From the Top: IBM's Andrew Baker - SMB, green and the direct machine

From the Top: IBM's Andrew Baker - SMB, green and the direct machine

IBM gives a view on Dell, green computing and SMB markets for the channel

In the second part of an in-depth interview with ARN's BRIAN CORRIGAN, IBM's Andrew Baker, talks about partner opportunities, the environment and Dell in the channel.

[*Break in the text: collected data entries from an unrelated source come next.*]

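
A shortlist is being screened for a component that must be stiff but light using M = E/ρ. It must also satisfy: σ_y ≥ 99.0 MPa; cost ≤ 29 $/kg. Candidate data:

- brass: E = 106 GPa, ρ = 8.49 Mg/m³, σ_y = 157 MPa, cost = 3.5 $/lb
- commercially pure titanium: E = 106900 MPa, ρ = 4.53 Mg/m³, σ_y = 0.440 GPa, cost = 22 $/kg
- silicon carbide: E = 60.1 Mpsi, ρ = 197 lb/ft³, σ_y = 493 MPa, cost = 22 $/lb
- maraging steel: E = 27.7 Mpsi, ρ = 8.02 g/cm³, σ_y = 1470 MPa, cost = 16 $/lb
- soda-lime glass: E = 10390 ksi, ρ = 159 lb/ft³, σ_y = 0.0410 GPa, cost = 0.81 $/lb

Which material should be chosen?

commercially pure titanium

Screen on constraints: σ_y ≥ 99.0 MPa; cost ≤ 29 $/kg. Survivors: brass, commercially pure titanium.
In SI units:
  brass: E = 106.0 GPa, ρ = 8490 kg/m³
  commercially pure titanium: E = 106.9 GPa, ρ = 4530 kg/m³
  commercially pure titanium: M = 23.6 MN·m/kg
  brass: M = 12.5 MN·m/kg
Commercially pure titanium has the largest M.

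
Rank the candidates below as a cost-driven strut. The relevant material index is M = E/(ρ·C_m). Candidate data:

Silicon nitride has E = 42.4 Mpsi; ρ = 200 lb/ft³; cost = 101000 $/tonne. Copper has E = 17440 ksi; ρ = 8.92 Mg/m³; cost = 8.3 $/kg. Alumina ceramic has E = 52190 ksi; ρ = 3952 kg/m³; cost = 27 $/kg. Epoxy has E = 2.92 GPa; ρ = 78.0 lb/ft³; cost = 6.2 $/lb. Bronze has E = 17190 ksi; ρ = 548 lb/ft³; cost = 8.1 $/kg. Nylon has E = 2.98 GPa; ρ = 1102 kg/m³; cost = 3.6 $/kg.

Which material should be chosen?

alumina ceramic

After converting to SI:
  silicon nitride: E = 292.3 GPa, ρ = 3204 kg/m³, cost = 101.0 $/kg
  copper: E = 120.2 GPa, ρ = 8920 kg/m³, cost = 8.300 $/kg
  alumina ceramic: E = 359.8 GPa, ρ = 3952 kg/m³, cost = 27.00 $/kg
  epoxy: E = 2.920 GPa, ρ = 1249 kg/m³, cost = 13.67 $/kg
  bronze: E = 118.5 GPa, ρ = 8778 kg/m³, cost = 8.100 $/kg
  nylon: E = 2.980 GPa, ρ = 1102 kg/m³, cost = 3.600 $/kg
  alumina ceramic: M = 3.37 MN·m per $
  bronze: M = 1.67 MN·m per $
  copper: M = 1.62 MN·m per $
  silicon nitride: M = 0.903 MN·m per $
  nylon: M = 0.751 MN·m per $
  epoxy: M = 0.171 MN·m per $
Alumina ceramic ranks first.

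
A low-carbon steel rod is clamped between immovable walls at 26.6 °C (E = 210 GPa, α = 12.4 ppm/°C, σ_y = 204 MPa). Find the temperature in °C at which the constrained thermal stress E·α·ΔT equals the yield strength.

E·α·ΔT = 204.0 MPa ⇒ ΔT = 204.0 / (210.0×10³ × 12.4×10⁻⁶) = 78.34 K.
T = 26.6 + 78.34 = 104.9 °C.

105 °C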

From a business perspective, what do you think are the big opportunities for your partners today? Andrew Baker, (AB): Providing solutions into SMB. That market here by our definition [sub-1000 seats] is worth more than $8 billion and it's growing up to 6 per cent. It's a large opportunity and those customers are buying solutions - nearly three-quarters of SMB spend is in solution as opposed to point products. That's a trend that has been ongoing for some time so our strategy to address the solution opportunity in SMB is around a couple of areas. The first is connecting ISVs with resellers or systems integrators to provide the opportunity for partners to complete their client value proposition. We have an ISV group that focuses on ISVs of all sizes and national origins; and we have a developer relations group that is working specifically with ISVs around porting their applications to IBM platform or Linux.

We are headed increasingly into a world where applications lead and solutions are increasingly designed for specific vertical markets. Major vendors like IBM and Microsoft have a huge role to play in putting resellers in touch with developers. What progress is being made? AB: It's not a project you ever complete and it needs continual focus. We don't set out to act as a marriage broker but we do look to create situations for partners to work together. One challenge is that the client base and taste is constantly changing. There has been substantial consolidation in the ISV space during the past couple of years so there are changes in ownership and that tends to unsettle relationships. That is challenging for the partners involved to stay wed, as it were. Our challenge is to stay focused on the task. Over the last year or so there have been a series of opportunities where we have brought organisations together through speed-dating sessions and PartnerWorld is largely focused on that activity.

The other thing we are driving into that market is Express Advantage. We launched Express back in 2002 as our strategy for SMB. Australia was one of 15 countries around the world to launch Express Advantage in April of this year. That is designed to make sure we have the right offerings for SMB delivered to clients that are in the market for those opportunities, through the company that they prefer to buy from, which we know is business partners. In many cases, while we are seeing commercial success, they are probably acting as door openers as often as not. We are able to equip partners with hardware, software and services combinations that they can take to their customers as IBM certified offerings, which I think is a good strategy.

Are you seeing greater interest from integrators to form alliances with software developers? AB: Absolutely. I think it's fair to say the reseller community has realised that it's time to move into solutions or services in some way and, of course, most have. That's been a progression over the past five years really. There's no doubt that traditional hardware-only resellers are largely a thing of the past.

There's a lot of environmental hype in the market at the moment, but do you think it is genuinely a factor in purchasing decisions? AB: Yes I do, because clients, especially those that are publicly listed, have a commercial need to do something about the environment, and to be seen to be making a contribution. There are all sorts of corporate social responsibility indices running. Corporations, large or small, are looking for a response; that might be something as simple as improving their power usage in the datacentre, which offers attractive savings; or, it might be a green asset recovery service. We are working on channel-enabling one at the moment through our Global Financing organisation.

There's a lot of talk at the moment about the possibility of Dell launching a broad channel strategy. Do you expect to see that soon and, if so, what impact will it have on the market? AB: Dell has been the one vendor that has been completely outside of the channel for reasons of their own and resellers have long distrusted them for obvious reasons. Business partners are cautious about vendor decisions and whether they are in or out of the channel business. I would imagine any business partner would be thoughtful about a relationship with Dell.